Here is some real news. Something that never has happened before. I bet you wouldn’t guess in a year. Just think I got a hair cut in Kokomo for the first time in my life. Oh my ain’t that something.
Elma I think Oscar is over to see his sweet baby Marie tonight. He is just about getting there now, It is now five minutes til seven o’clock. Just about time for Oscar to arrive to see Marie and to make you feel blue and me bluest of all to think there they are all together and having a real time quilting and cutting up cracking jokes and all such things and just think your old Al in Kokomo sitting in his room with his pen propped up on the dresser with his stationary box on his lap and a piece of paper on top of this box and writing these very words you are reading now, a letter to the most beloved friend in the world, Elma.
Well we were to have school tonight, but we got word this evening that we wouldn’t have school tonight. I thought there is where I will have another chance to write a letter to you Elma and after I get through this letter I might read a little in my specification and then go to bed and sleep a little and dream a while and then get up and mail and kiss this letter goodbye which is Evansville bound after it leaves me to greet you with a hug and kiss from me.
I wrote Oscar a letter last night. I guess he has got it by now I don’t know but he will let you read it tonight.

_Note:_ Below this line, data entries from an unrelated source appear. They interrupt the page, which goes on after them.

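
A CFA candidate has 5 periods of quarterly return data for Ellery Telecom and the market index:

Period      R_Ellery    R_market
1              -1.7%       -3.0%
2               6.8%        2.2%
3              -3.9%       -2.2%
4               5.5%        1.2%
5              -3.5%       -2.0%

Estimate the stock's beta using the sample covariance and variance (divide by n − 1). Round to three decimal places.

2.104

Mean R_i = (-1.7 + 6.8 − 3.9 + 5.5 − 3.5) / 5 = 0.6400%
Mean R_m = (-3.0 + 2.2 − 2.2 + 1.2 − 2.0) / 5 = -0.7600%
Σ(R_i − R̄_i)(R_m − R̄_m) = 44.6720  ⇒  Cov = 44.6720 / 4 = 11.1680
Σ(R_m − R̄_m)² = 21.2320  ⇒  Var(R_m) = 21.2320 / 4 = 5.3080
β = Cov / Var(R_m) = 11.1680 / 5.3080 = 2.1040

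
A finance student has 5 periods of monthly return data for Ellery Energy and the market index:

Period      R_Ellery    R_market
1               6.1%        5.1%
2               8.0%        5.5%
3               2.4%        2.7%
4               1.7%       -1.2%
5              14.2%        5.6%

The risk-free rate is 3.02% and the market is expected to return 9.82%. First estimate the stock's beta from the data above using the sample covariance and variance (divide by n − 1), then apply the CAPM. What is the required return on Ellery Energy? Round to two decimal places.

11.98%

Mean R_i = (6.1 + 8.0 + 2.4 + 1.7 + 14.2) / 5 = 6.4800%
Mean R_m = (5.1 + 5.5 + 2.7 − 1.2 + 5.6) / 5 = 3.5400%
Σ(R_i − R̄_i)(R_m − R̄_m) = 44.3740  ⇒  Cov = 44.3740 / 4 = 11.0935
Σ(R_m − R̄_m)² = 33.6920  ⇒  Var(R_m) = 33.6920 / 4 = 8.4230
β = Cov / Var(R_m) = 11.0935 / 8.4230 = 1.3170
MRP = 9.82% − 3.02% = 6.80%
E(R) = R_f + β × MRP = 3.02% + 1.3170 × 6.80% = 11.98%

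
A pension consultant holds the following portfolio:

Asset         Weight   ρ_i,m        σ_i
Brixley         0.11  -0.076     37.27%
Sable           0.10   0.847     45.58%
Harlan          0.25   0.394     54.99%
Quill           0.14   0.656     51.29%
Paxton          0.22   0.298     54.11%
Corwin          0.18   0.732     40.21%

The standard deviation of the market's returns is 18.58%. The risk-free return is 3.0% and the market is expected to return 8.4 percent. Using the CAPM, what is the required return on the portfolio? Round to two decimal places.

β_Brixley = -0.076 × 37.27% / 18.58% = -0.1524
β_Sable = 0.847 × 45.58% / 18.58% = 2.0778
β_Harlan = 0.394 × 54.99% / 18.58% = 1.1661
β_Quill = 0.656 × 51.29% / 18.58% = 1.8109
β_Paxton = 0.298 × 54.11% / 18.58% = 0.8679
β_Corwin = 0.732 × 40.21% / 18.58% = 1.5842
β_P = Σ w_i β_i = 0.11×-0.1524 + 0.10×2.0778 + 0.25×1.1661 + 0.14×1.8109 + 0.22×0.8679 + 0.18×1.5842 = 1.2122
MRP = 8.4% − 3.0% = 5.40%
E(R_P) = R_f + β_P × MRP = 3.0% + 1.2122 × 5.4% = 9.55%

9.55%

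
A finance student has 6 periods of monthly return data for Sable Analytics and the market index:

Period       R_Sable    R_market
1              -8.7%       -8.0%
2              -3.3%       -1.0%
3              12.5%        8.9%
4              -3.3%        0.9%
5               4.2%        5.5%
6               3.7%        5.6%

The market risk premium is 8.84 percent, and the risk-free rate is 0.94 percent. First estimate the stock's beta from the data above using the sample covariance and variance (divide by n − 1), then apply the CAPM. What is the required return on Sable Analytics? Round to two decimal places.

11.32%

Mean R_i = (-8.7 − 3.3 + 12.5 − 3.3 + 4.2 + 3.7) / 6 = 0.8500%
Mean R_m = (-8.0 − 1.0 + 8.9 + 0.9 + 5.5 + 5.6) / 6 = 1.9833%
Σ(R_i − R̄_i)(R_m − R̄_m) = 214.8850  ⇒  Cov = 214.8850 / 5 = 42.9770
Σ(R_m − R̄_m)² = 183.0283  ⇒  Var(R_m) = 183.0283 / 5 = 36.6057
β = Cov / Var(R_m) = 42.9770 / 36.6057 = 1.1741
E(R) = R_f + β × MRP = 0.94% + 1.1741 × 8.84% = 11.32%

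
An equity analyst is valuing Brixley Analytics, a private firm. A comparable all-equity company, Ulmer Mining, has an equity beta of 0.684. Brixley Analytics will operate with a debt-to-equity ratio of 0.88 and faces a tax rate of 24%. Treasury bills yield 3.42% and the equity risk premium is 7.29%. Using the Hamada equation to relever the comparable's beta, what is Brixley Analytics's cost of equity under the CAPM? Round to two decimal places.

11.74%

β_L = β_U × [1 + (1 − t)(D/E)] = 0.684 × [1 + (1 − 0.24) × 0.88]
    = 0.684 × [1 + 0.76 × 0.88] = 0.684 × 1.6688 = 1.1415
E(R) = R_f + β_L × MRP = 3.42% + 1.1415 × 7.29% = 11.74%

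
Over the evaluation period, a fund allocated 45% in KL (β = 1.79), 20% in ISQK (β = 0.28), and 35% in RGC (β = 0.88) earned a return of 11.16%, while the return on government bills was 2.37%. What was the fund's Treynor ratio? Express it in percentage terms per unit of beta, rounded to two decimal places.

β_P = 0.45×1.79 + 0.20×0.28 + 0.35×0.88 = 1.1695
Treynor = (R_P − R_f) / β_P = (11.16% − 2.37%) / 1.1695 = 8.79% / 1.1695 = 7.52%

7.52%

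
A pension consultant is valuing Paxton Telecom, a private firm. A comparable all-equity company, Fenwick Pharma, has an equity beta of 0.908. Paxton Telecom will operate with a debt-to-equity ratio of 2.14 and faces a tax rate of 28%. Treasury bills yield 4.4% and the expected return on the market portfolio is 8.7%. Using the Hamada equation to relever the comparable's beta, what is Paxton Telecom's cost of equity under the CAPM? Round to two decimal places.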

Elma did you know that my dad was 75 years old yesterday Feb. 11 the day you wrote your first letter to me at Kokomo. Elma, it seems to me while I have to keep on writing, but the trouble is you don’t hear me say it and I can’t ask you anything I won’t say. I will close this letter with lots of love and many kisses.
Al
Goobye Elma and sleep good.
My comments
- It is evident that my grandpa “had it pretty bad”. He was so infatuated with my grandma that he couldn’t wait to get her letter. Remember that he was 30, soon to be 31. He wasn’t a lovesick teenager, although at times he sounds like one.
- Who were Oscar and Marie? Marie was my grandma’s younger sister. She was 5 years younger than my grandma, so she would have been 20 years old here. She would go on to marry Oscar Nunning a year after my grandparents in 1932. Oscar was born in 1906, so he was the same age as my grandma. Here he was 25. Apparently, Oscar visited Marie every evening at 7 pm, and my grandpa was jealous that he wasn’t there to join in the fun. He felt like he was missing out on everything.
- He commented about my great grandpa Frank Weinzapfel’s birthday. He woul∂ live to be 90.